Olakkengil and Mohan Rao reported a series of 6 donors, both living and deceased, with renal artery aneurysms mostly performing an excision and primary closure with favorable outcomes, although 1 recipient had graft loss after a year which was unrelated to the vascular reconstruction . They also noted the importance of communication between the retrieval and transplant team especially in deceased donors because this pathology can often be missed due to the collapsed arterial system and lack of preoperative imaging studies. Another series by Toda et al. reported on 7 cases also describing the aforementioned technique with angioplasty and clipping of the aneurysm as additional surgical approaches . The longer total ischemic time (average of 2 hours) required for vascular repair did not affect postoperative graft function.

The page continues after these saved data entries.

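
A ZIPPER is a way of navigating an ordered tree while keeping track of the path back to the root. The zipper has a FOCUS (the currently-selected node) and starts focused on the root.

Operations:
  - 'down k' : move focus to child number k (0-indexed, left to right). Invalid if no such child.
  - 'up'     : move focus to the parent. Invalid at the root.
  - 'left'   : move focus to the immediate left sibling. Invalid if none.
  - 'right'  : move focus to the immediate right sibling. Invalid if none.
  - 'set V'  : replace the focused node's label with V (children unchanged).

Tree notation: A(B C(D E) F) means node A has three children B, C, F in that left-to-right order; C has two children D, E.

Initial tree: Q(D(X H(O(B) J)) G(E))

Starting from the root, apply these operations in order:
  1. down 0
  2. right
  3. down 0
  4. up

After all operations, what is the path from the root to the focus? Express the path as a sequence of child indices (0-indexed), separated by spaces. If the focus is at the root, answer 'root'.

Step 1 (down 0): focus=D path=0 depth=1 children=['X', 'H'] left=[] right=['G'] parent=Q
Step 2 (right): focus=G path=1 depth=1 children=['E'] left=['D'] right=[] parent=Q
Step 3 (down 0): focus=E path=1/0 depth=2 children=[] left=[] right=[] parent=G
Step 4 (up): focus=G path=1 depth=1 children=['E'] left=['D'] right=[] parent=Q

Answer: 1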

To our knowledge, this is the first such case to be reported in the literature. Based on its size, the aneurysm was amenable for excision and primary repair ex vivo after full exposure and dissection. Considering the added ischemia time with the vascular repair and decrease in nephron mass after partial nephrectomy, the renal allograft was deemed adequate to support the metabolic needs of the recipient. Evidently, the patient had immediate diuresis with a reasonable creatinine upon discharge. It is important to keep in mind that restoring lesions close to the hilum sometimes requires extensive perihilar dissections which can lead to lymphatic leaks or bleeding after release of clamps.
In conclusion, surgically correctable abnormalities on renal allografts, either as a single pathology or, such as this case, in combination, are able to provide excellent outcomes once they are repaired. However, while the use of these grafts are safe, careful donor screening cannot be over emphasized to ensure that the remaining kidney is normal.
The authors declare that they have no conflict of interests.